Making Cassava Porridge
Use a cup of cubed cassava per quart of water to make a creamy cassava porridge. Simmer the cassava in water until tender, falling apart and thickened. For an even creamier cassava porridge, puree half of the cubed cassava with some of the water in a blender and add this mixture to the simmering cassava cubes, cooking until creamy and thick. Sweeten the cooked porridge using up to a can of condensed milk, or honey or sugar to taste. Add milk to enhance the porridge's creaminess if you are not using condensed milk.
Sourcing and Storing Cassava
Cassava can be found in the vegetable section of grocery stores catering to Latin American and Caribbean clientele, as well as at specialty grocery stores. It is a long and narrow tuber that has a rough, dark brown skin. Frozen cassava is also available, making it quick and easy to prepare.
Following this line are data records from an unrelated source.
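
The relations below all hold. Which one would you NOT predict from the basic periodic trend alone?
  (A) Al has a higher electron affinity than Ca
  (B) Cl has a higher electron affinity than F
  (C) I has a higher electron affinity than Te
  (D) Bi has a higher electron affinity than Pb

(B)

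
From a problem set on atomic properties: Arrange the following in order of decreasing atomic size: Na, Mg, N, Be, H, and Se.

Na > Mg > Se > Be > N > H

H is in period 1, group 1; Be is in period 2, group 2; N is in period 2, group 15; Na is in period 3, group 1; Mg is in period 3, group 2; Se is in period 4, group 16.
Radius decreases left→right (rising Z_eff, same n) and increases top→bottom (higher n).
These span different periods and groups, so the two trends combine.
N > H: period and group pull opposite ways; the down-group shift dominates (71 vs 32 pm).
Be > N: Be lies to the left of N in period 2, so the across-period effect alone puts Be larger.
Se > Be: period and group pull opposite ways; the down-group shift dominates (116 vs 102 pm).
Mg > Se: the two effects oppose for this pair; the across-period effect wins (139 vs 116 pm).
Na > Mg: both are in period 3; the period trend gives Na the larger value.
Approximate values (pm): H 32, Be 102, N 71, Na 155, Mg 139, Se 116.
So from largest to smallest: Na > Mg > Se > Be > N > H.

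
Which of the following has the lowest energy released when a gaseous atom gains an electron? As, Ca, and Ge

Ca is in period 4, group 2; Ge is in period 4, group 14; As is in period 4, group 15.
Adding an electron releases more energy for atoms nearer the top right (short of the noble gases).
All lie in period 4; the across-period trend (electron affinity increases left to right) applies, with the exception below.
Note the exception: Ge has a higher electron affinity than As, contrary to the simple trend — adding an electron to As's half-filled 4p³ is unfavourable, so Ge (4p²) has the more exothermic EA.
For reference (kJ/mol): Ca 2, Ge 119, As 78.
The lowest energy released when a gaseous atom gains an electron among these belongs to Ca.

Ca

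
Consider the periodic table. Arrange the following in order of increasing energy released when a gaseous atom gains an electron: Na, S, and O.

Na < O < S

EA tends to increase across a period and decrease down a group, though the pattern is less regular than for IE or radius.
These span different periods and groups, so the two trends combine.
O > Na: both effects reinforce here, so O is clearly the higher of the two.
S > O: this pair runs against the simple trend — see the exception note.
Note the exception: S has a higher electron affinity than O, contrary to the simple trend — the compact 2p subshell of O repels the added electron more than S's larger 3p does.
For reference (kJ/mol): O 141, Na 53, S 200.
So from lowest to highest: Na < O < S.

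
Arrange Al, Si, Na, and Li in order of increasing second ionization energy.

Si, Al, Na, Li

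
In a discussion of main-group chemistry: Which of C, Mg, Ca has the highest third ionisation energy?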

Store cassava in a plastic bag at room temperature for up to four weeks. For longer storage, freeze cassava. Peel and store cassava in freezer-safe storage bags for up to one year.
The starchy tuber, also known by the names yuca and manioc, is famous for its production of the toxic cyanide poison. Sweet cassava is most commonly sold in the United States and is the type of cassava used to make cassava porridge. This type of cassava has cyanide stored near its surface, and when peeled and cooked, is completely safe to eat. Bitter cassava is not typically sold for home use, but is prepared differently to remove the toxic cyanide and create tapioca and other dried products.